Baff v Board of Educ. of the Fonda-Fultonville Cent. Sch. Dist. |
2019 NY Slip Op 01476 [169 AD3d 1322] |
February 28, 2019 |
Appellate Division, Third Department |
Published by New York State Law Reporting Bureau pursuant to Judiciary Law § 431. |
Roger B. Baff et al., Appellants-Respondents, v Board of Education of the Fonda-Fultonville Central School District et al., Respondents-Appellants. |
Tabner Ryan & Keniry, LLP, Albany (Tracy L. Bullet of counsel), for appellants-respondents.
Honeywell Law Firm, PLLC, Albany (Christopher J. Honeywell of counsel), for respondents-appellants.
Aarons, J. Cross appeals from an order of the Supreme Court (J. Sise, J.), entered January 9, 2018 in Montgomery County, which, among other things, denied plaintiffs' motion for summary judgment.
Plaintiffs are retired teachers who were previously employed by defendant Fonda-Fultonville Central School District (hereinafter the district) and, prior to retirement, were members of defendant Fonda-Fultonville Teachers' Association. Between 1976 and 2013, the district entered into various collective bargaining agreements (hereinafter CBAs) with the Fonda-Fultonville Teachers' Association that set forth the terms and conditions of employment including, among other things, health insurance coverage and benefits for retirees. The CBAs stated that, upon retirement, plaintiffs' health insurance coverage would continue "on the same basis as they have in the past." In 2013, defendants changed plaintiffs' health insurance coverage and benefits, resulting in, among things, increased costs and expenses and changes in coverages. Plaintiffs commenced a combined CPLR article 78 proceeding and declaratory judgment action seeking, among other things, an order declaring that they are entitled to the same health insurance benefits that they had been receiving since the beginning of their respective retirements. In September 2015, Supreme Court dismissed the CPLR article 78 causes of action and the breach of fiduciary duty cause of action, thus leaving the declaratory judgment and breach of contract causes of action as the remaining claims. Following joinder of issue, plaintiffs moved for summary judgment and defendants cross-moved for summary judgment dismissing the complaint.
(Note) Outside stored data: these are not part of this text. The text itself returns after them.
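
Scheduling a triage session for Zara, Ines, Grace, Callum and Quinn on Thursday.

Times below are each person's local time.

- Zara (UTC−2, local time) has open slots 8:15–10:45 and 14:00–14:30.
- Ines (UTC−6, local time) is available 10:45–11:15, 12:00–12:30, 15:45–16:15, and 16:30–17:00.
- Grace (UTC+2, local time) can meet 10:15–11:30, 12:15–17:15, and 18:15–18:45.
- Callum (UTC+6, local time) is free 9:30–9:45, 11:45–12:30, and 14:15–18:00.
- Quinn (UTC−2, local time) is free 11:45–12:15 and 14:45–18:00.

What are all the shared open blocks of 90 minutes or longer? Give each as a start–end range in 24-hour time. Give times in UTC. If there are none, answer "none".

Zara → UTC: 10:15–12:45, 16:00–16:30.
Ines → UTC: 16:45–17:15, 18:00–18:30, 21:45–22:15, 22:30–23:00.
Grace → UTC: 08:15–09:30, 10:15–15:15, 16:15–16:45.
Callum → UTC: 03:30–03:45, 05:45–06:30, 08:15–12:00.
Quinn → UTC: 13:45–14:15, 16:45–20:00.
Zara ∩ Ines: (none).
Zara ∩ Ines ∩ Grace: (none).
Zara ∩ Ines ∩ Grace ∩ Callum: (none).
Zara ∩ Ines ∩ Grace ∩ Callum ∩ Quinn: (none).
Windows ≥ 90 min: (none).

none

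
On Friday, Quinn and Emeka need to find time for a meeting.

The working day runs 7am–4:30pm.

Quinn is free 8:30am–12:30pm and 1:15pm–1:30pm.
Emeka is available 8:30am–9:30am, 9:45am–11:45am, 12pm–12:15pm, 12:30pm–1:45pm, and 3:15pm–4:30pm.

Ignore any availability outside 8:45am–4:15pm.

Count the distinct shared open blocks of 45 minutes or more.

2

Quinn ∩ Emeka: 08:30–09:30, 09:45–11:45, 12:00–12:15, 13:15–13:30.
Restricted to 08:45–16:15: 08:45–09:30, 09:45–11:45, 12:00–12:15, 13:15–13:30.
Windows ≥ 45 min: 08:45–09:30, 09:45–11:45.
That's 2 windows.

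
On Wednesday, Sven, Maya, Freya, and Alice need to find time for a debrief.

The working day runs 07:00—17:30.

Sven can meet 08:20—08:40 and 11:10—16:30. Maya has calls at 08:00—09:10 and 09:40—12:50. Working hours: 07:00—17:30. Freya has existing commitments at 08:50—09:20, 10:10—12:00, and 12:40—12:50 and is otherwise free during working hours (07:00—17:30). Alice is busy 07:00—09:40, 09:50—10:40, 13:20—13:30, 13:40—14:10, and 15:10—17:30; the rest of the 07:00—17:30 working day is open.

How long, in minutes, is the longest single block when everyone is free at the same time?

Maya free within 07:00–17:30: 07:00–08:00, 09:10–09:40, 12:50–17:30.
Freya free within 07:00–17:30: 07:00–08:50, 09:20–10:10, 12:00–12:40, 12:50–17:30.
Alice free within 07:00–17:30: 09:40–09:50, 10:40–13:20, 13:30–13:40, 14:10–15:10.
Sven ∩ Maya: 12:50–16:30.
Sven ∩ Maya ∩ Freya: 12:50–16:30.
Sven ∩ Maya ∩ Freya ∩ Alice: 12:50–13:20, 13:30–13:40, 14:10–15:10.
Common window lengths: 30, 10, 60 min; longest is 60.

60 minutes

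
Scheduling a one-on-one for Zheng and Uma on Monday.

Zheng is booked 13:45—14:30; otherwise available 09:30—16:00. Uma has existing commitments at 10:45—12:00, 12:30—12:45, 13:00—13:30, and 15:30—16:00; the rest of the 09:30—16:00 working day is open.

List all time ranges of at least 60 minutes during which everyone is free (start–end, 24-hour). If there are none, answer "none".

09:30–10:45, 14:30–15:30

Zheng free within 09:30–16:00: 09:30–13:45, 14:30–16:00.
Uma free within 09:30–16:00: 09:30–10:45, 12:00–12:30, 12:45–13:00, 13:30–15:30.
Zheng ∩ Uma: 09:30–10:45, 12:00–12:30, 12:45–13:00, 13:30–13:45, 14:30–15:30.
Windows ≥ 60 min: 09:30–10:45, 14:30–15:30.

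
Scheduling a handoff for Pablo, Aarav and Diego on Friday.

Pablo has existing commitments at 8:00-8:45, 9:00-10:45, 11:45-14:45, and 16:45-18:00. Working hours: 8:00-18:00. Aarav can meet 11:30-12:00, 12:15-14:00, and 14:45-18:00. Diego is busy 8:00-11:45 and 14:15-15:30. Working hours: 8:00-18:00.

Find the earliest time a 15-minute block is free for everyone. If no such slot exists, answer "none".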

Supreme Court denied the motion and cross motion. Plaintiffs appeal and defendants cross-appeal.[FN*]
Whether a contractual term is ambiguous is a threshold question to be resolved by the court (see W.W.W. Assoc. v Giancontieri, 77 NY2d 157, 162 [1990]; Agor v Board of Educ., Northeastern Clinton Cent. Sch. Dist., 115 AD3d 1047, 1048 [2014]; Pikul v Clough, Harbour & Assoc., 190 AD2d 932, 932 [1993]). The dispute here centers on the phrase, "on the same basis as they have in the past." In our view, such phrase is "susceptible of different constructions and capable of being understood in more than one sense" (Science Applications Intl. Corp. v Environmental Risk Solutions, LLC, 132 AD3d 1161, 1164 [2015] [internal quotation marks and citations omitted]). Accordingly, we find that Supreme Court correctly resorted to parol evidence to resolve the phrase's ambiguity (see Spiak v Zeglen, 255 AD2d 754, 757 [1998]; Pikul v Clough, Harbour & Assoc., 190 AD2d at 933).
In connection with their motion, plaintiffs submitted their own affidavits attesting that the parties intended for the district to provide them with the same health insurance benefits that they had received upon their retirement and that such benefits would continue until their deaths. Two plaintiffs who were involved in the negotiations of the CBAs also stated that, during such negotiations, it was understood that the health insurance benefits for retirees would not be limited in any way and would continue for the retirees' respective lifetimes. One of these plaintiffs further stated that when there was a switch in health providers, such change applied only to current teachers and not to retirees.
Meanwhile, a former superintendent, who was involved in the negotiations of the CBAs, and a business administrator for the district stated in separate affidavits that the subject phrase meant that the percentage that each plaintiff contributed during his or her last year of teaching would be the same throughout retirement and that the district was not precluded from changing health plans. The business administrator also stated that there was a prior change resulting in an increased deductible for plaintiffs and that plaintiffs did not object to this change. In view of the foregoing, we conclude that the record discloses a triable issue of fact as to the parties' intentions regarding plaintiffs' health insurance coverage during their retirements and that the denial of plaintiffs' motion for summary judgment was proper (see Nationstar Mtge. LLC v Goeke, 151 AD3d 1237, 1241 [2017]; Pozament Corp. v AES Westover, LLC, 27 AD3d 1000, 1002 [2006]; see generally Hartford Acc. & Indem. Co. v Wesolowski, 33 NY2d 169, 172 [1973]). Plaintiffs' remaining arguments have been considered and are either without merit or not properly before us.
Lynch, J.P., Clark, Mulvey and Devine, JJ., concur. Ordered that the order is affirmed, without costs.